En aquel tiempo, los judíos se pusieron a discutir: ¿Cómo puede éste darnos de comer su carne?
53 Les contestó Jesús: Les aseguro que, si no comen la carne y beben la sangre del Hijo del Hombre, no tendrán vida en ustedes.
54 Quien come mi carne y bebe mi sangre tiene vida eterna y yo lo resucitaré el último día.
55 Mi carne es verdadera comida y mi sangre es verdadera bebida.
56 Quien come mi carne y bebe mi sangre habita en mí y yo en él.
57 Como el Padre que me envió vive y yo vivo por el Padre, así quien me come vivirá por mí.

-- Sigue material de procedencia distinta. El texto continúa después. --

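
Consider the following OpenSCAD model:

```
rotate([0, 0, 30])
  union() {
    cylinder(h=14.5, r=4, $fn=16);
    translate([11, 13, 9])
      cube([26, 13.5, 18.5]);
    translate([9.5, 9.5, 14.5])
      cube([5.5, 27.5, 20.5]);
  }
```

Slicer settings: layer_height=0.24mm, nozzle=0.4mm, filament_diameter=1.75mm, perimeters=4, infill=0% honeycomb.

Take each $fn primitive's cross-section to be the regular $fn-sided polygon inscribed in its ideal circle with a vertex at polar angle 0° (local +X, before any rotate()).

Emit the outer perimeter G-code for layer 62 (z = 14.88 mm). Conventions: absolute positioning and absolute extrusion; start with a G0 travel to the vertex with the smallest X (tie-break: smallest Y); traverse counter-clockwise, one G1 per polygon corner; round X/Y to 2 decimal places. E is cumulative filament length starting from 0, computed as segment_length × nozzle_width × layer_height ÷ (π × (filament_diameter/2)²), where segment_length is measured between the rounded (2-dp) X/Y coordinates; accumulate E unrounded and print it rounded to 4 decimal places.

At z = 14.88 mm: the cylinder does not reach this height (z outside [0, 14.5]); the cube at (11, 13) (footprint 26×13.5) is included at this height; the cube at (9.5, 9.5) (footprint 5.5×27.5) is included at this height; Taking the union: the regions partially overlap (shared area 54.00 mm²), so overlapping operands fuse into one piece — 1 connected region; (whole slice rotated 30° about Z — lengths, areas and connectivity unchanged). The outline is a single polygon with 8 vertices. Extrusion per mm of travel: 0.4 × 0.24 / (π × 0.875²) = 0.039912. Accumulating E over each segment gives final E = 4.3895.

G0 X-10.27 Y36.79 Z14.88
G1 X3.48 Y12.98 E1.0974
G1 X8.24 Y15.73 E1.3168
G1 X6.49 Y18.76 E1.4565
G1 X25.54 Y29.76 E2.3344
G1 X18.79 Y41.45 E2.8732
G1 X-0.26 Y30.45 E3.7512
G1 X-5.51 Y39.54 E4.1701
G1 X-10.27 Y36.79 E4.3895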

58 Éste es el pan bajado del cielo y no es como el que comieron sus padres, y murieron. Quien come este pan vivirá siempre.

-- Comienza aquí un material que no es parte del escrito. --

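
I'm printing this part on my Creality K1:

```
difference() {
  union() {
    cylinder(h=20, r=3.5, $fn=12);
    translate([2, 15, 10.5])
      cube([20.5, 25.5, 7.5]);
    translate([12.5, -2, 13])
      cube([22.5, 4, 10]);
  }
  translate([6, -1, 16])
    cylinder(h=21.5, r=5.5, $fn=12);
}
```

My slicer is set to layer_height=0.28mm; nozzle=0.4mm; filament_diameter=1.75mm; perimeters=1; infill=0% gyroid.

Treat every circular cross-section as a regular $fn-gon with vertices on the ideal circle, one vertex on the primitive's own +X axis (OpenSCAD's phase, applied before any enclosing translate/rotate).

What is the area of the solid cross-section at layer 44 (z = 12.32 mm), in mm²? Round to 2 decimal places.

At z = 12.32 mm: the cylinder: section is a regular 12-gon, circumradius r=3.5 (area = (12/2)·3.500²·sin(360°/12) = 36.75 mm²); the cube at (2, 15) is present — its section is the full 20.5×25.5 rectangle (area 522.75 mm²); the cube at (12.5, -2) is absent (z outside [13, 23]); Merging all regions: the 2 present regions are separate (no shared area or edge), so areas and boundary lengths simply add and each stays a separate island — area = 559.50 mm²; the cylinder at (6, -1) is not intersected at this z (z outside [16, 37.5]); After the difference (first − rest): none of the subtracted shapes is present at this height, so that combined region is unchanged — area = 559.50 mm². Overall, the cross-section has 2 separate islands. Net area = 559.50 mm².

559.50 mm²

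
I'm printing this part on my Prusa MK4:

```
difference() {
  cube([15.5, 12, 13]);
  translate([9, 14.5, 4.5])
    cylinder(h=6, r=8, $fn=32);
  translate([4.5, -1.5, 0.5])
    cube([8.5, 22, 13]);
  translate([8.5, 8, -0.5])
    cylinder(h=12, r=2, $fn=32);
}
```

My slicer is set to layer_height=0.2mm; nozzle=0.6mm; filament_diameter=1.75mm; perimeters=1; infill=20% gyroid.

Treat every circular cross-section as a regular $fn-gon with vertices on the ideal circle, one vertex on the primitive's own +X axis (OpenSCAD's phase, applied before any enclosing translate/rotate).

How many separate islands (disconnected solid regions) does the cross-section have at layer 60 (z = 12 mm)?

2

At z = 12 mm: the 15.5×12 cube contributes its full rectangle; the cylinder at (9, 14.5) is not intersected at this z (z outside [4.5, 10.5]); the 8.5×22 cube at (4.5, -1.5) contributes its full rectangle; the cylinder at (8.5, 8) does not reach this height (z outside [-0.5, 11.5]); Subtracting the remaining from the first: starting from the 15.5×12 cube, the 8.5×22 cube at (4.5, -1.5) partially overlaps it — only the 102.00 mm² overlap (of its 187.00 mm²) is removed, clipping the outline — 2 connected regions. Overall, the cross-section has 2 separate islands. Island count = 2.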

59 Esto dijo Jesús enseñando en la sinagoga de Cafarnaún.
Comentario
Juan presenta a Jesús como motivo de contradicción y rechazo, algo que sigue ocurriendo hoy. Su enseñanza sobre el “pan de vida” desconcertó a su gente y sigue desafiando nuestra forma de vivir la fe. Al decir que su carne es verdadera comida y su sangre verdadera bebida, Jesús nos enfrenta a una decisión radical: aceptar su propuesta de vida plena. Hoy, vemos cómo el mensaje de Jesús sigue dividiendo opiniones. Algunos prefieren una espiritualidad más personal y espiritualista, mientras que otros se inclinan por una fe más comprometida con la justicia y la dignidad humana. Jesús nos invita a un camino que es tanto espiritual como práctico, donde la fe se traduce en acciones que transforman la realidad. Esta reflexión nos invita a examinar cómo vivimos nuestra fe y a preguntarnos si estamos dispuestos a seguir a Jesús en su camino de entrega y compromiso con la vida digna de todos.